E-commerce impulsiona exportações de PMEs brasileiras

As vendas das pequenas e médias empresas do Brasil vêm sendo impactadas positivamente pelo crescimento do e-commerce e as novas tecnologias, assim como a forma de consumo também está sendo alterada. Segundo um estudo encomendado pela FedEx Express, considerando apenas os PMEs brasileiros que exportam seus produtos, 89% dos empresários fazem essas vendas por meio da internet.

Dessa maneira, as transações corresponderam, em média, por R$ 3,5 milhões (US$ 1,11 milhão) no faturamento registrado entre setembro de 2015 e 2016 – valor que representa 33% do faturamento das PMEs em 2015. A média nacional de receita total foi de R$ 10,4 milhões e está acima da média global encontrada na pesquisa (26%).

O levantamento também aponta que, entre as companhias que atuam no comércio eletrônico, 81% também possuem canais de vendas por celular ou dispositivos móveis, seja com um site responsivo ou um aplicativo próprio, e 86% delas usam as redes sociais como plataforma comercial.

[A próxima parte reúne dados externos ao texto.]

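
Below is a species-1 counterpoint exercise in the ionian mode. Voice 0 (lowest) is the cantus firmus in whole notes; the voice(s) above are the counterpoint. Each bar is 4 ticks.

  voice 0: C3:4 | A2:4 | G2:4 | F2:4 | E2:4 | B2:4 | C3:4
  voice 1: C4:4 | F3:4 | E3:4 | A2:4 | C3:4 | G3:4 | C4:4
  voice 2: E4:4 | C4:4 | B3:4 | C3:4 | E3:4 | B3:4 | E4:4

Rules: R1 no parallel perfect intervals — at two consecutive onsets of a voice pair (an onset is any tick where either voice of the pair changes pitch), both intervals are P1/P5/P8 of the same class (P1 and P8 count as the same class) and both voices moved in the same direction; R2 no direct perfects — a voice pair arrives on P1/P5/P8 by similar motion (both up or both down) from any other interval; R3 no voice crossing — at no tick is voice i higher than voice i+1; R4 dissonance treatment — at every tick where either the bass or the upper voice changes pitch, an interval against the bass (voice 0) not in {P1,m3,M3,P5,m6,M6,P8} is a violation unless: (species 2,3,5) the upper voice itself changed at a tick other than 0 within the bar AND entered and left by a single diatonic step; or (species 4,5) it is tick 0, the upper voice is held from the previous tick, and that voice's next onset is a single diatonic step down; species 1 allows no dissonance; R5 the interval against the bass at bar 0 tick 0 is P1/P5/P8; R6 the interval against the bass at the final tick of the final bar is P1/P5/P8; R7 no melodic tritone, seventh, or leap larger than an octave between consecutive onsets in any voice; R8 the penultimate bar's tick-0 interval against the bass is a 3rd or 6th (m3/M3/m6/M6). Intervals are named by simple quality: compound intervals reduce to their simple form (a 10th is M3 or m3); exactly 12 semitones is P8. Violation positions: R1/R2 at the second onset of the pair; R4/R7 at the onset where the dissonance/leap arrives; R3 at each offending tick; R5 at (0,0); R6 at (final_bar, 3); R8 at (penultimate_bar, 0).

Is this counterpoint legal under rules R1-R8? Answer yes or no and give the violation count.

bar 0: v0=C3 v1=C4 v2=E4 (M3)
bar 1: v0=A2 v1=F3 v2=C4 (m3)
bar 2: v0=G2 v1=E3 v2=B3 (M3)
bar 3: v0=F2 v1=A2 v2=C3 (P5)
bar 4: v0=E2 v1=C3 v2=E3 (P8)
bar 5: v0=B2 v1=G3 v2=B3 (P8)
bar 6: v0=C3 v1=C4 v2=E4 (M3)
  R5 @ bar0.0: opens on M3
  R2 @ bar1.0: C4/E4 M3 -> F3/C4 P5 similar
  R1 @ bar2.0: F3/C4 P5 -> E3/B3 P5 similar
  R2 @ bar3.0: G2/B3 M3 -> F2/C3 P5 similar
  R7 @ bar3.0: B3->C3 leap 11st
  R1 @ bar5.0: E2/E3 P8 -> B2/B3 P8 similar
  R8 @ bar5.0: penult P8 not 3rd/6th
  R2 @ bar6.0: B2/G3 m6 -> C3/C4 P8 similar
  R6 @ bar6.3: closes on M3

No (9 violations)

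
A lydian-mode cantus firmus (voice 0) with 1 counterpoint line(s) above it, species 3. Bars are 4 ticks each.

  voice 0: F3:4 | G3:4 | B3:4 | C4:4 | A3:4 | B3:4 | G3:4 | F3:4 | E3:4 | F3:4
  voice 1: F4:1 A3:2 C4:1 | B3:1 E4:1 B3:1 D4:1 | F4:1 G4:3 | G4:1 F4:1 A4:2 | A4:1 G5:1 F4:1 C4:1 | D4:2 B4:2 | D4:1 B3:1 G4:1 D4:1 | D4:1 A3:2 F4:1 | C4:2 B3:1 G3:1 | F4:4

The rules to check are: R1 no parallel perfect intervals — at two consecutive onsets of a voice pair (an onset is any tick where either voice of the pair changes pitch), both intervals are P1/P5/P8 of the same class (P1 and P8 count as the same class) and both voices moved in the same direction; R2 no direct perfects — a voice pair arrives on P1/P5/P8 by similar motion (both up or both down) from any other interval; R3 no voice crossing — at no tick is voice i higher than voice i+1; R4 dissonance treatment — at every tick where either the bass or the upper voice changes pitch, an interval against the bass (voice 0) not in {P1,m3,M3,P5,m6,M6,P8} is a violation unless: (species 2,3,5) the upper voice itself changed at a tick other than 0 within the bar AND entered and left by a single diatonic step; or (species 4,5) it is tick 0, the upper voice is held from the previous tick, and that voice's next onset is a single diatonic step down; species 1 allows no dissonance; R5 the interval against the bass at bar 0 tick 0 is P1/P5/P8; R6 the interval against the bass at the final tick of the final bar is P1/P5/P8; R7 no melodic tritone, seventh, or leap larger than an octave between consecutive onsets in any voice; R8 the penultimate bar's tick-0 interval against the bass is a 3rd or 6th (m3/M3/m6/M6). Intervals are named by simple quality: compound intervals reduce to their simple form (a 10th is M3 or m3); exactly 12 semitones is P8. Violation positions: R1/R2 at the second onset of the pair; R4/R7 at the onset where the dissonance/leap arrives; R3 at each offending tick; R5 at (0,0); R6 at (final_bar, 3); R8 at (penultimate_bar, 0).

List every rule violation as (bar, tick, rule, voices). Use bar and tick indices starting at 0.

(2, 0, R4, (0, 1))
(3, 1, R4, (0, 1))
(4, 1, R4, (0, 1))
(4, 1, R7, (1,))
(4, 2, R7, (1,))
(6, 0, R2, (0, 1))
(9, 0, R2, (0, 1))
(9, 0, R7, (1,))

bar 0: v0=F3 v1=F4 downbeat P8
bar 1: v0=G3 v1=B3 downbeat M3
bar 2: v0=B3 v1=F4 downbeat TT
bar 3: v0=C4 v1=G4 downbeat P5
bar 4: v0=A3 v1=A4 downbeat P8
bar 5: v0=B3 v1=D4 downbeat m3
bar 6: v0=G3 v1=D4 downbeat P5
bar 7: v0=F3 v1=D4 downbeat M6
bar 8: v0=E3 v1=C4 downbeat m6
bar 9: v0=F3 v1=F4 downbeat P8
  -> R4 @ bar 2 tick 0 v(0, 1): B3/F4 TT untreated
  -> R4 @ bar 3 tick 1 v(0, 1): C4/F4 P4 untreated
  -> R4 @ bar 4 tick 1 v(0, 1): A3/G5 m7 untreated
  -> R7 @ bar 4 tick 1 v(1,): A4->G5 leap 10st
  -> R7 @ bar 4 tick 2 v(1,): G5->F4 leap 14st
  -> R2 @ bar 6 tick 0 v(0, 1): B3/B4 P8 -> G3/D4 P5 similar
  -> R2 @ bar 9 tick 0 v(0, 1): E3/G3 m3 -> F3/F4 P8 similar
  -> R7 @ bar 9 tick 0 v(1,): G3->F4 leap 10st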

Do faturamento médio de R$ 3,5 milhões gerados por exportações via e-commerce, as vendas por celular e plataformas de redes sociais foram responsáveis por 29% e 30%, respectivamente.

“No Brasil, as PMEs estão mais atentas às novas tecnologias do que a média global de 80%, com uma adesão de 89%”, diz Denise Thomazotti, gerente de Marketing da FedEx no Brasil. “Estes dados mostram que os pequenos e médios empresários brasileiros se preocupam em atender às novas expectativas dos consumidores e o faturamento gerado nos últimos doze meses reflete o sucesso da aposta no e-commerce, m-commerce e transações nas redes sociais – já representando um terço dos resultados”.

Entre as principais áreas de atuação das pequenas e médias empresas brasileiras exportadoras, o setor de Produtos Manufaturados lidera a lista, com 13% das vendas. Na sequência estão Tecnologia de Informação e Telecomunicações, com 12%, e Bens de Consumo, que registrou 11% do total.

Desempenho

A pesquisa também identificou um aumento médio nas exportações. No total, 27% dos entrevistados disseram ter registrado crescimento médio de 33% entre setembro de 2015 e setembro de 2016, enquanto 51% afirmaram ter mantido a estabilidade e outros 22% perceberam uma queda média de 27%.